Saved by Paris from my inner thoughts

« When Paris saved me »

I’ve always been a happy kid, then a joyful young lady. But suddenly something happened during my youth Years and the place which helped me overcome that terrible situation was Paris. 

Thanks to a school project I had previously met the girl who nowadays is my best friend: a half Italian and half Parisian amazing girl. Always thanks to my old highschool I had to go and study in Paris at the age of 17, hosted by this great friend of mine. I had already been to Paris but from that time on, everything changed. I arrived in Paris as a very different girl from the one who had come the year before, and the staying helped me to understand that I was running away from my issues.  This is something I’ve written during my permanence in Paris:

“If I had to think about the October of two years ago I would  imagine myself grinning with  the joy and the clumsy attitude that have always differentiated myself from the others. I didn’t need anything else that would have make me happier than I already was. Then, suddenly I did lost sight of my priorities and of who I really was, at morning I used to wake up bloated with anger and disappointment against myself.Myself, who I used to blame from morning till night. Standing still in front of a mirror, I only used to see a such a dead long face, which had never belonged to me. In my mind figured only the picture of me a little time before, smiling to a marvelous life destroyed by feelings. Thinking about it I felt envious because not even with the greatest strength of all, I could feel the same emotions again. I was conscious that I would have found the right way never again.

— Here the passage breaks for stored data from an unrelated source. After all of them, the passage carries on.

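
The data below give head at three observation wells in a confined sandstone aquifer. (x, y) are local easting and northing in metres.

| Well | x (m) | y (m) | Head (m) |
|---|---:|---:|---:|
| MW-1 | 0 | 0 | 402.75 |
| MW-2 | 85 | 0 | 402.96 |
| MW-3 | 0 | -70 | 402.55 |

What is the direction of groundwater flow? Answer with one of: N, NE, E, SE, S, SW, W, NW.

∂h/∂x = (402.96 − 402.75) / (85 − 0) = +0.002471
∂h/∂y = (402.55 − 402.75) / (-70 − 0) = +0.002857
Flow = −∇h = (-0.002471 east, -0.002857 north), which points southwest.

SW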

Maybe this is the reason why I decided, without a second word, to leave for Paris when the opportunity appeard in front of my eyes. I obviously didn’t leave to fight a war and I’m not even staying here for a lifetime, but in any case I had the opportunity to start over.  From zero, fearless. I don’t think it has only been an escape to avoid my issues, I truly needed to leave...as if it was a secondary path or road to get to and overcome (maybe a bit slower) the same goals in a place where I’m feeling home, where I’m going to leave my heart and marvelous friends for good.” 

Octobrer 2015, Jardin des Tuileries.

I had experienced the Parisian life, le lycée, going for groceries, shopping, museums, walks through the boulevards and so on. I’ve never felt more completed and at ease, roaming around in such a big and chaotic city. Inside of me peace was finally ruling, and I couldn’t care less of what was happening around me, of cars and voices echoing among the crowd.

It was autumn indeed, and the last sun-rays brightened and filtered through the orange leaves and tree-crowns. The atmosphere was pure poetry and I could breathe freedom. Once again France was my comfort zone, where I could truly breathe without feeling any pressure.